Sigmund Freud holds a special place among the most known psychiatrists of the twentieth century. Freud was the father of the psychoanalytic school of psychology. His works marked a new era and changed the development of psychological science in the last century. His theories helped to find the answers on the most important questions about human personality, unconscious, emotions, behavior, self-perception, inner conflicts, the reasons of spiritual imbalances and illusory imagination about own self, and so on.
Born in May 1856 in Moravia to a family of wool merchants, Sigmund Freud was the first and the most talented child of his parents’ eight children. His mother, Amalia Nathanson, always favored him over other children and did everything possible to provide the boy with a good education. In 1860 the Freuds moved to Vienna, where the young intellectual finished the humanistic gymnasium with honors and, despite his serious plans to study law, entered the University of Vienna’s Medical School at the age of 17.
During his first years in the university Freud was interested in scientific part of medicine spending a lot of time in doing various experiments in medical labs. But later on he switched on physiological researches, working together with his mentor Ernst von Brücke. Due to anti-Semitic attitudes, it seemed to be quite hard for Freud to develop a career as a medical scientist. That is why he entered into clinical practice and worked in several hospitals in Europe treating the patients with mental and neurological disorders.
In the mid-1880s Freud met Josef Breuer, a specialist who was practicing hypnosis (“cathartic” treatment) to treat hysteria. This idea greatly inspired Freud for continuing experiments and looking for alternative methods of treating this disorder. In 1893 he published his paper On the Psychical Mechanism of Hysterical Phenomena, which is considered to be a pioneering work on psychoanalysis. Then, Freud went on developing psychoanalytic thinking using a concept of self-analysis based on studying his own dreams.
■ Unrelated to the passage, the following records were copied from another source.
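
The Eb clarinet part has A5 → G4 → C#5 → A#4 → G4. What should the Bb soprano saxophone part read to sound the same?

D6 C5 F#5 D#5 C5

First find concert pitch: the Eb clarinet sounds a minor third above written, so A5 G4 C#5 A#4 G4 sounds C6 Bb4 E5 C#5 Bb4.
Then write for Bb soprano saxophone: it sounds a major second below written, so the part must be a major second above concert.
C6 → D6
Bb4 → C5
E5 → F#5
C#5 → D#5
Bb4 → C5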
This work of analyzing unconscious resulted in publishing one of the main works of Freud, The Interpretation of Dreams (1900), as well as in formation of the key elements of his system of psychoanalysis. Also, Freud offered using the method of free association instead of hypnosis to treat mental disorders. After a series of further researches, he came up with the hypothesis that psychological shocks causing such disorders usually have sexual context. He presented his ideas in Three Essays on the Theory of Sexuality (1905), where he summarized his findings on childhood sexuality and formation of human sexual instincts.
Although Freud’s theories did not receive wide recognition in scientific circles, there were several promoters of Freud’s school of psychoanalysis. C. G. Jung, Eugen Bleuler and other members of the Vienna Psychological Society helped Freud in his studies of human mental processes and unconscious, as well as assisted in popularizing Freud’s doctrines of psychoanalysis among the higher reaches of academic life. In 1909, after delivering a brilliant speech at Clark University in Worcester, Freud was honored with a doctorate.
In 1915-1917 Freud was lecturing in the University of Vienna. His researches of that period were focused on the concepts of human drives (the life drive and the death drive), instincts and desires. In The Ego and the Id (1023) Freud publicized his psychodynamic theory of the structure of human psyche. According to Freud, the psyche of every individual has three components: the id (primitive aspects of personality), the ego (personal efforts directed on satisfying the needs) and the superego (the system of personal values).
In the last years of his life, Freud worked on modifying his early theories and therapeutic methods (the work Inhibitions, Symptoms and Anxiety, 1926) and also attempted to apply his psychoanalytic concepts to social, moral, religious and cultural aspects (Civilization and Its Discontents, 1930, etc.). In 1939 he died in England after 16 years of fighting with jaw cancer. Freud’s theories and concepts had an unprecedented impact on future development of psychology and psychiatry, as well as other social sciences.